Re: [RFC v1 2/4] kernel/fork.c: implement new process_mmput_async syscall

From: Eric W. Biederman
Date: Thu Nov 11 2021 - 14:20:27 EST


Claudio Imbrenda <imbrenda@xxxxxxxxxxxxx> writes:

> The goal of this new syscall is to be able to asynchronously free the
> mm of a dying process. This is especially useful for processes that use
> huge amounts of memory (e.g. databases or KVM guests). The process is
> allowed to terminate immediately, while its mm is cleaned/reclaimed
> asynchronously.
>
> A separate process needs use the process_mmput_async syscall to attach
> itself to the mm of a running target process. The process will then
> sleep until the last user of the target mm has gone.
>
> When the last user of the mm has gone, instead of synchronously free
> the mm, the attached process is awoken. The syscall will then continue
> and clean up the target mm.
>
> This solution has the advantage that the cleanup of the target mm can
> happen both be asynchronous and properly accounted for (e.g. cgroups).
>
> Tested on s390x.
>
> A separate patch will actually wire up the syscall.

I am a bit confused.

You want the process report that it has finished immediately,
and you want the cleanup work to continue on in the background.
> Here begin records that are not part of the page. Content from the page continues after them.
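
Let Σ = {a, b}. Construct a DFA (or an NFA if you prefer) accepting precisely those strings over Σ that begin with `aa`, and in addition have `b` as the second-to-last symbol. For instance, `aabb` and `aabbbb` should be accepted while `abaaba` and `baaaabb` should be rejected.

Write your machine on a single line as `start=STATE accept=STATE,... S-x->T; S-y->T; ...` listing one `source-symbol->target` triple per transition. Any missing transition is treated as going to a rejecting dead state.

start=s0; accept=s5,s6; s0-a->s1; s0-b->s2; s1-a->s3; s1-b->s2; s2-a->s2; s2-b->s2; s3-a->s3; s3-b->s4; s4-a->s5; s4-b->s6; s5-a->s3; s5-b->s4; s6-a->s5; s6-b->s6

Build one automaton per condition and run them in lockstep. The first has 4 states tracking whether the input so far still matches the prefix `aa`; the second has 7 states tracking the last 2 symbols read. A product state is a pair (one from each), accepting exactly when both do. After merging equivalent states the machine shrinks.
A 7-state machine:
        a   b  
>  s0   s1  s2 
   s1   s3  s2 
   s2   s2  s2 
   s3   s3  s4 
   s4   s5  s6 
 * s5   s3  s4 
 * s6   s5  s6 
(> = start, * = accepting)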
Why do you need a separate process?

Why not just modify the process cleanup code to keep the task_struct
running while allowing waitpid to reap the process (aka allowing
release_task to run)? All tasks can be already be reaped after
exit_notify in do_exit.

I can see some reasons for wanting an opt-in. It is nice to know all of
a processes resources have been freed when waitpid succeeds.

Still I don't see why this whole thing isn't exit_mm returning
the mm_sturct when a flag is set, and then having an exit_mm_late
being called and passed the returned mm after exit_notify.

Or maybe something with schedule_work or task_work, instead of an
exit_mm_late. I don't see any practical difference.

I really don't see why this needs a whole other process to connect to
the process you care about asynchronously.

This whole thing seems an exercise in spending lots of resources to free
resources much later.

Eric